For instance, the Cavs are 2-9 when James doesn’t play. His on/off statistics, meanwhile, have been nothing short of spectacular.

Cleveland’s offensive rating (points scored per 100 possessions) with James on the court is a whopping 115.5. That mark plummets to 103.5 when the four-time MVP heads to the bench. All told (offensively and defensively), LeBron accounts for a net rating of 17.5 points per 100 possessions.

That mark is better than every other candidate on this list, save for one…

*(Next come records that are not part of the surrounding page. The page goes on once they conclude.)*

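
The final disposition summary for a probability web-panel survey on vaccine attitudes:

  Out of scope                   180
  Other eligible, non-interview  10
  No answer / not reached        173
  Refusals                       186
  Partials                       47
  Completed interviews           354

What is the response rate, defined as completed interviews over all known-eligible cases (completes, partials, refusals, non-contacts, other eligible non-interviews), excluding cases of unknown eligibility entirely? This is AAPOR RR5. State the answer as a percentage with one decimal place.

46.0%

Top = 354
Denominator = 354 + 47 + 186 + 173 + 10 = 770
RR5 = 354 / 770 = 0.4597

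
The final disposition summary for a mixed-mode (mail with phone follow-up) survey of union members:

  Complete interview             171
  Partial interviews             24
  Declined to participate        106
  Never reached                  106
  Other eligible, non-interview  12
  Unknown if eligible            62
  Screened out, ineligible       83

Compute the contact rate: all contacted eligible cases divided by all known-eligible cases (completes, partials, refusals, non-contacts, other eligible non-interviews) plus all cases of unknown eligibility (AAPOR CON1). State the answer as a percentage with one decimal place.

65.1%

Num: 171 + 24 + 106 + 12 = 313
Base: 171 + 24 + 106 + 106 + 12 + 62 = 481
CON1 = 313 / 481 = 0.6507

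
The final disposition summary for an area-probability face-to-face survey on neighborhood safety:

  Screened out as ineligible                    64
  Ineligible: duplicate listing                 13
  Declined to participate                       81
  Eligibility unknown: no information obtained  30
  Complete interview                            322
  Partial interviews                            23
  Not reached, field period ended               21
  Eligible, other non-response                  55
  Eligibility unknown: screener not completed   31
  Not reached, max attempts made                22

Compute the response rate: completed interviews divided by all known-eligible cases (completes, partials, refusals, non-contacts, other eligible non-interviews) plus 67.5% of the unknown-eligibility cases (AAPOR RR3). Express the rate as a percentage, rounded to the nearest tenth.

Non-contacts = 21 + 22 = 43
Unknown eligibility = 31 + 30 = 61
Out of scope = 64 + 13 = 77
Numerator = 322
Known eligible = 322 + 23 + 81 + 43 + 55 = 524
e × U = 0.6750 × 61 = 41.18
Denominator = 524 + 41.18 = 565.18
RR3 = 322 / 565.18 = 0.5697

57.0%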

Curry still isn’t a game-changing defensive player, but Golden State has the necessary personnel around him to negate that flaw (Draymond Green, Andrew Bogut, etc.). Instead, the sharpshooting point guard out of Davidson continues to do his damage on the offensive end of the court, where he’s been a majestic ball-handling wizard.

His shooting efficiency from just about everywhere (especially beyond the arc) has been thoroughly impressive. It mostly stems from his offensive prowess, but Curry’s total net difference of 17.9 points per 100 possessions is the best out of every viable MVP candidate.

The Warriors are locked in a duel with the Hawks for the NBA’s best record, but Curry is going to fit the MVP bill as the best player on the No. 1 or No. 2 team in the league regardless of how that plays out.

Add in a solid scoring average (23.6 per game) and Curry should be deemed the frontrunner for the honor in 2015. After all, scoring and a No. 1 or 2 seed has seemed to be the biggest barometer of the award over the past decade-plus.